Nesneler bir kere aynı ritme girdikten sonra uyumlanırlar ve tek başlarına yapabileceklerinden çok daha güçlü sinyal gönderirler. Hepsi birlikte uyumlanarak çaldıkları zaman sesin artmasında olduğu gibi, bu olay sıklıkla müzik enstrümanlarında görülür. Fundy Körfezi’nde tek bir dalganın körfezin ağzından diğer tarafına gidip dönmesi için gereken zaman her bir dalga için gereken zamanın tıpatıp aynısıydı. Her dalga diğer dalgaların ritmiyle büyüyerek dünyadaki en yüksek dalgalardan bazılarını oluşturmaktadır. (BM: Cemaatle kılınan namazın etkisi)
Chiba’daki National Institute of Radiological Sciences ve Tokyo’daki Nippon Medical School’dan Mikio Yamamoto’nun tohate deneylerinden bir kişi zarar vermek için güçlü bir niyet gönderdiği zaman da uyumlanmanın ortaya çıktığı net olarak anlaşılmıştır. Tohate, iki Çigong uygulayıcısının birbirlerine uyguladıkları zihinsel bir karşı koyma tekniğidir; uygulayıcılardan birisi diğerine duyusal bir şok gönderir ve bu onun arada fiziksel hiç bir temas olmadan boyun eğerek bir kaç metre gerilemesine neden olur. Yamamoto’nun zihninde beliren temel soru tohate’nin fiziksel mi yoksa psikolojik mi olduğuydu: rakibin geri adım atmasının nedeni psikolojik gözdağı mıydı yoksa rakibinin çi’si mi onu deviriyordu?

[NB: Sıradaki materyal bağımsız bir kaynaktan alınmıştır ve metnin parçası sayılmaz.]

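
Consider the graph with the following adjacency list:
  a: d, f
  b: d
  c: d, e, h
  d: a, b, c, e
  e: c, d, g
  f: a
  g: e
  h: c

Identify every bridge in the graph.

The edges on the cycle c-d-e-c are not bridges since each lies on that cycle.
But removing d-a disconnects d from a; removing c-h disconnects c from h; removing a-f disconnects a from f; removing d-b disconnects d from b — these are bridges.
In total 5 edges are bridges.

a-d, a-f, b-d, c-h, e-g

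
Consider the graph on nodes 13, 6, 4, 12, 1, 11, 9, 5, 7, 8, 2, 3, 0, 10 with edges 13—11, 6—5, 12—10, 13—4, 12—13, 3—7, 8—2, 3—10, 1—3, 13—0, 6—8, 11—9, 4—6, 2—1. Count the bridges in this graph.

The edges on the cycle 12-13-4-6-8-2-1-3-10-12 are not bridges since each lies on that cycle.
But removing 13—11 disconnects 13 from 11; removing 11—9 disconnects 11 from 9; removing 7—3 disconnects 7 from 3; removing 13—0 disconnects 13 from 0 — these are bridges.
In total 5 edges are bridges.

5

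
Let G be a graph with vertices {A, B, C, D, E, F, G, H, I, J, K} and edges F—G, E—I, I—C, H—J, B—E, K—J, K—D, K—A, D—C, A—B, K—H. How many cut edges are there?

The edges on the cycle K-H-J-K are not bridges since each lies on that cycle.
But removing F—G disconnects F from G — this is a bridge.

1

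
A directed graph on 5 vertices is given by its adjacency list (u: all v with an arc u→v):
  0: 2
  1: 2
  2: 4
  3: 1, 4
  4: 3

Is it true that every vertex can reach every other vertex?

No

There is no directed path from 2 to 0, so the graph is not strongly connected.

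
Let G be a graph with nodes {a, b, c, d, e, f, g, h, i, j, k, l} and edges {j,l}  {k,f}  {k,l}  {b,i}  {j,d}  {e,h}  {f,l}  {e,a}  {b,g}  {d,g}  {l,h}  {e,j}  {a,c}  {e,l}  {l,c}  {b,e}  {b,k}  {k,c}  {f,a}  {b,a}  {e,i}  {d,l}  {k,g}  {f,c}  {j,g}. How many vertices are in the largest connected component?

12

Starting from a we can reach a, b, c, d, e, f, g, h, i, j, k, l. That is one component of size 12.
The largest has 12 vertices.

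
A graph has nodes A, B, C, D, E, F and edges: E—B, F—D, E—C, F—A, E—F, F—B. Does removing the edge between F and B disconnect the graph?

After removing F—B, the path F-E-B still connects them, so the edge is not a bridge.

No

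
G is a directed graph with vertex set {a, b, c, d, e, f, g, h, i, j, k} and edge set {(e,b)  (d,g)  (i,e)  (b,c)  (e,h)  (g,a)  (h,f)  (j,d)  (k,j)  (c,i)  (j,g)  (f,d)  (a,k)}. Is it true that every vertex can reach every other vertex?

There is no directed path from f to b, so the graph is not strongly connected.

No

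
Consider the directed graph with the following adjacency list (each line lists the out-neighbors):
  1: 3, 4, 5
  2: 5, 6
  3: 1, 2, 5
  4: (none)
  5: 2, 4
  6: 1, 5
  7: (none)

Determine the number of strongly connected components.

3

{1, 2, 3, 5, 6} are all mutually reachable — one SCC of size 5.
{7} is an SCC by itself.
{4} is an SCC by itself.
That gives 3 strongly connected components.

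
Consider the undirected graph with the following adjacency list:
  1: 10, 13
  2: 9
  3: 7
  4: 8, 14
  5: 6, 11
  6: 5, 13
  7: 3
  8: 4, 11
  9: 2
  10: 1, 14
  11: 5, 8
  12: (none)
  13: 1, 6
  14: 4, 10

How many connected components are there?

12 is isolated — a component by itself.
Starting from 3 we can reach 3, 7. That is one component of size 2.
Starting from 2 we can reach 2, 9. That is one component of size 2.
Starting from 1 we can reach 1, 4, 5, 6, 8, 10, 11, 13, 14. That is one component of size 9.
Total: 4 components.

4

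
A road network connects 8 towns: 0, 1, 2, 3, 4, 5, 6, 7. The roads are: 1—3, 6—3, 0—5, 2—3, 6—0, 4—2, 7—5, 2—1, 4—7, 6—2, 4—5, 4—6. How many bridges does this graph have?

The edges on the cycle 2-1-3-2 are not bridges since each lies on that cycle.
Every edge lies on some cycle, so there are no bridges.

0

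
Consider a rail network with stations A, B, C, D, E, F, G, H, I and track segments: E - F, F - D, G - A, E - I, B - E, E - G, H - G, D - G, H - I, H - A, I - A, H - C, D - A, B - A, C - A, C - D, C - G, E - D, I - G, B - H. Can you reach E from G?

From G we can reach A, B, C, D, E, F, G, H, I, which includes E.

Yes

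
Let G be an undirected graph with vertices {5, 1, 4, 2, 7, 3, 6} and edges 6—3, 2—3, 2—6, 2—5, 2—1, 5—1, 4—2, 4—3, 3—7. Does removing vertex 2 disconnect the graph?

Yes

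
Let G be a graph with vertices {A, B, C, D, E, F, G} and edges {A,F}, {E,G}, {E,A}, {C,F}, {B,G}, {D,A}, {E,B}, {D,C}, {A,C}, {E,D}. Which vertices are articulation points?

E

Removing E increases the component count from 1 to 2, so E is a cut vertex.
By contrast removing F leaves 1 component; it is not a cut vertex. No other vertex is a cut vertex either.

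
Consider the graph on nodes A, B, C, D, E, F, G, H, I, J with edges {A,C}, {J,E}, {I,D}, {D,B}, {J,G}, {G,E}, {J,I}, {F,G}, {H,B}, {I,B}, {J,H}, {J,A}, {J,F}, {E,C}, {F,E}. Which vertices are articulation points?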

Yamamoto’nun çalışmalarının ilkinde, bir Çigong ustası bir binanın dördüncü katında elektromanyetik olarak perdelenmiş bir oda dururken, öğrencisi birinci katta aynı şekilde izole edilmiş bir odadaydı. Yamamoto ustaya 80 saniye boyunca rastgele aralıklarla “çi emisyonu” yapması için sinyal verdi. Her seferinde farklı hareketlerini; çi’nin gönderilmesi ve öğrencinin geri çekilmesini takip etti. Bu denemelerin 49 tanesinin üçte birinde –son derece yüksek bir oran- usta ne zaman tohate hareketlerine başlasa, diğer odadaki rakibi fiziksel olarak geri gidiyordu. İkinci bir 57’lik deneme dizisinde Yamamoto hem ustayı hem de öğrencisini EEG makinalarına bağladı. Usta her çi yaydığında öğrencisinin sağ frontal lobunda alfa beyin dalgalarında artış meydana geldi; bu bedende niyet “mesajının” ilk olarak algılandığı bölgenin neresi olduğunu gösteriyordu.
Yamamoto’nun son çalışması hem ustanın hem de öğrencisinin EEG kayıtlarının incelenmesiydi. Usta her tohate yaptığında, her iki adamın beyin dalgaları çok daha fazla tutarlılık sergilediler. Tokyo grubu tarafından yürütülen daha önceki bir çalışma, göndericinin ve alıcının beyin dalgalarının tohate’nin ilk saniyesinde senkronize olduğunu göstermişti.